Just when I knew it was time, I met a stocky red-head. Brett saw himself as a sophisticated white gangster. We were as different as two people could be. Still, he was well-read and entertaining and always charming. I would not screw stupid.

He gave me what I needed. Every time I reached orgasm I screeched a blasphemous celebratory cheer to the unleashing of the inner sex beast I never knew I had.

Today a 'feeling' surfaced. Was it time to call it quits? I shared my thoughts. We traded accusations and some snippy comments. Ultimately, I could tell he didn't care. The same qualities that made Brett a perfect candidate for an uncommitted roll-in-the-sack made him a poor one for empathy. I had loved him once - as a friend. He had no use for it. I learned not to. I think it selfish to love an able person without their consent.
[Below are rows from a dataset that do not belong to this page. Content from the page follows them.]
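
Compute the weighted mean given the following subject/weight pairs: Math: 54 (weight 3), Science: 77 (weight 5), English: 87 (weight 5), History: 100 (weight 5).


Numerator = 54×3 + 77×5 + 87×5 + 100×5
= 162 + 385 + 435 + 500
= 1482
Total weight = 18
Weighted avg = 1482/18
= 82.33

82.33


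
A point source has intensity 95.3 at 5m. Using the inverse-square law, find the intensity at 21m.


I₁d₁² = I₂d₂²
I₂ = I₁ × (d₁/d₂)²
= 95.3 × (5/21)²
= 95.3 × 25/441
= 2382.5/441
≈ 5.4025

5.4025


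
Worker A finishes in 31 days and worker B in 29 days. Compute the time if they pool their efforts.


Rate of A = 1/31 per day
Rate of B = 1/29 per day
Combined rate = 1/31 + 1/29 = 60/899 ≈ 0.0667 per day
Days = 1 / combined rate = 899/60
≈ 14.98 days

14.98 days


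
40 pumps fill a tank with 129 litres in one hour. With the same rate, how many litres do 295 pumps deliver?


Direct proportion: y/x = constant
k = 129/40 = 3.2250
y₂ = k × 295 = 129 × 295 / 40 = 38055/40
≈ 951.38

951.38


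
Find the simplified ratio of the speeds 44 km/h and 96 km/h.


Ratio = 44:96
GCD = 4
Simplified = 11:24
Time ratio (same distance) = 24:11
Speed ratio = 11:24

11:24


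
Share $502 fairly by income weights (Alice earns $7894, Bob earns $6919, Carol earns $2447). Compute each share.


Total income = 7894 + 6919 + 2447 = $17260
Alice: $502 × 7894/17260 = $229.59
Bob: $502 × 6919/17260 = $201.24
Carol: $502 × 2447/17260 = $71.17
= Alice: $229.59, Bob: $201.24, Carol: $71.17

Alice: $229.59, Bob: $201.24, Carol: $71.17


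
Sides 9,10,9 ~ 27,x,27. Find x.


Scale factor = 27/9 = 3
Missing side = 10 × 3
= 30.0

30.0


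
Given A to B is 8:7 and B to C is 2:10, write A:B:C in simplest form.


Match B: multiply A:B by 2 → 16:14
Multiply B:C by 7 → 14:70
Combined: 16:14:70
GCD = 2
= 8:7:35

8:7:35


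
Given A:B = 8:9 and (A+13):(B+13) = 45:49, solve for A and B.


Let A = 8k, B = 9k.
(8k + 13) / (9k + 13) = 45/49
Cross-multiply: 49(8k + 13) = 45(9k + 13)
392k + 637 = 405k + 585
392k - 405k = 585 - 637
-13k = -52
k = -52/-13 = 4
A = 8×4 = 32, B = 9×4 = 36
= A = 32, B = 36

A = 32, B = 36


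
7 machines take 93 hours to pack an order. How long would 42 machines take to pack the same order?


Inverse proportion: x × y = constant
k = 7 × 93 = 651
y₂ = k / 42 = 651 / 42
= 15.50

15.50


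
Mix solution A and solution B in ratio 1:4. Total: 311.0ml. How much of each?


Total parts = 1 + 4 = 5
solution A: 311.0 × 1/5 = 62.2ml
solution B: 311.0 × 4/5 = 248.8ml
= 62.2ml and 248.8ml

62.2ml and 248.8ml


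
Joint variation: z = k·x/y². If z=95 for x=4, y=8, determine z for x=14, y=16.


z = k·x/y²
Solve for k using the known point: k = z·y²/x = 95×64/4 = 6080/4 = 1520.0000
Now evaluate at x=14, y=16:
z = k × 14 / 256 = (6080 × 14) / (4 × 256) = 85120/1024
= 83.1250

83.1250


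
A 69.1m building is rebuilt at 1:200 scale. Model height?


Model size = real / scale
= 69.1 / 200
= 0.3455 m

0.3455 m


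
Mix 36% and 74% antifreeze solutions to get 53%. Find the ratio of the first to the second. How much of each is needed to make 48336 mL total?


Let x parts of 36% mix with y parts of 74%.
36x + 74y = 53(x + y)
36x + 74y = 53x + 53y
x(36 - 53) = y(53 - 74)
x/y = (74 - 53)/(53 - 36) = 21/17
Simplify: 21:17
Total parts = 38; one part = 48336/38 = 1272.00 mL
36% solution: 21×1272.00 = 26712.00 mL
74% solution: 17×1272.00 = 21624.00 mL
= ratio 21:17; 26712.00 mL and 21624.00 mL

ratio 21:17; 26712.00 mL and 21624.00 mL


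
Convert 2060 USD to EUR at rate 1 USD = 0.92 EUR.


Amount × rate = 2060 × 0.92
= 1895.20 EUR

1895.20 EUR


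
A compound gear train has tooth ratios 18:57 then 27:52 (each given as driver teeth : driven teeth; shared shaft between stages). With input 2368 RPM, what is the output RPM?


Stage 1: RPM_B = RPM_A × t_A/t_B = 2368 × 18/57 = 42624/57 ≈ 747.79
B and C share a shaft → RPM_C = RPM_B
Stage 2: RPM_D = RPM_C × t_C/t_D = RPM_A × (t_A×t_C)/(t_B×t_D)
Overall ratio = (18×27)/(57×52) = 486/2964
RPM_D = 2368 × 486/2964 = 1150848/2964
≈ 388.28 RPM

388.28 RPM


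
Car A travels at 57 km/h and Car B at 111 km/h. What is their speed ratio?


Ratio = 57:111
GCD = 3
Simplified = 19:37
Time ratio (same distance) = 37:19
Speed ratio = 19:37

19:37


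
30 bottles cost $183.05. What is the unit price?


Unit rate = total / quantity
= 183.05 / 30
= $6.10 per unit

$6.10 per unit


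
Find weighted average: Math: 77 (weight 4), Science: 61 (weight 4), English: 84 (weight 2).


Numerator = 77×4 + 61×4 + 84×2
= 308 + 244 + 168
= 720
Total weight = 10
Weighted avg = 720/10
= 72.00

72.00


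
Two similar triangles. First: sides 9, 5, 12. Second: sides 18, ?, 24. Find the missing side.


Scale factor = 18/9 = 2
Missing side = 5 × 2
= 10.0

10.0


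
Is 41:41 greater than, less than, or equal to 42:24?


41/41 = 1.0000
42/24 = 1.7500
1.0000 < 1.7500, so 41:41 is less
= less than

less than


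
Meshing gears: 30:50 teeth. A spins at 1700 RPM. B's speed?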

I could see that he was trying hard not to show me just how little he cared about the conversation we were having. That was the extent of his caring. I was hurt but more than that, I was horny. My hurt feelings, I could mend tomorrow. My nipples needed immediate attention. I stepped out of my panties and pulled him into the bedroom by his member. We fucked. We fucked hard.

At the cost of a hurt feeling and knee-in-belly incident my beast was tamed for the night. We kept our freedom. Was this the best of both worlds?

When I got home to my own bed I visited utopia. In this space, I found a man on whom I could loose the depths of my crazy loving - and my inner sex beast. My heart joined my mind in places that only my clit had visited. Passion ran wild - totally and dangerously unrestrained.

Of course when I woke up, he was gone. I was back to my friendly sex reality. Just good enough - for now.